Planting a church in such a place as Manitoba's north has many benefits and blessings. By partnering with local Indigenous leaders and community members, talks of a self-determining church and reconciliation can happen.

Winter says, "We brought families with us. It was also important to have other families there and talking about reconciliation at the same time as talking about a new circle being formed. Usually, those go hand-in-hand, where there's a community that wants to find reconciliation within themselves and within the greater country."

"There is nobody there yet," says Winter. In his past experience, he has been the one to gather people and invite them to the community's newest church.

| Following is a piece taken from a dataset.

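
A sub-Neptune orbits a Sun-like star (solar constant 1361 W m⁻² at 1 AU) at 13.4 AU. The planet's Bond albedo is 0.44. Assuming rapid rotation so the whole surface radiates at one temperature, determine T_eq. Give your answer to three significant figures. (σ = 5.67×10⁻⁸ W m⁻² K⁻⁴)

Flux at 13.4 AU: S = 1361/13.4² = 7.58 W m⁻².
Energy balance: absorbed = emitted ⇒ πR²·S(1−A) = 4πR²·σT_eq⁴, so T_eq⁴ = S(1−A)/(4σ).
T_eq = [7.58 × 0.56 / (4 × 5.67×10⁻⁸)]^(1/4) = (1.87×10⁷)^(1/4) = 65.8 K.

T_eq ≈ 65.8 K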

Winter says this church plant does not require the same approach: "They have to do the work, they have to talk to families and see who wants to come. So it is very hands-off this time."

This new church is also hoped to galvanize the Indigenous members' plans to leave other reserves and communities and to build an all-new community together around the place of worship.

Winter says, "It will be a place where families can have a new start. ... Sometimes people need to have a brand new start where there is less temptation to do things that they really don't want to do." 

What do we do?

"Jesus is really clear that he wants us to go out and make disciples," says Winter. No matter where you are, Winter believes the people around you need a place to learn about Jesus.

Currently, there are not enough churches says Winter: "Per capita, we just don't have enough church plants to reach everybody in Canada."

If everybody knew Jesus, they wouldn't have a church to go to and, Winter says, as Christians, there needs to be an urgency to build communities of worshippers.

Winter says that not everybody needs to go to Manitoba's north to plant a church. Christians in southern Manitoba can start a church in a new neighbourhood or a home church wherever they think more people need more Jesus.

"I think it is part of what we are all supposed to be doing," says Winter.

"We are all the Church, right? It's not necessarily a building. It's more about forming groups of people that follow Jesus."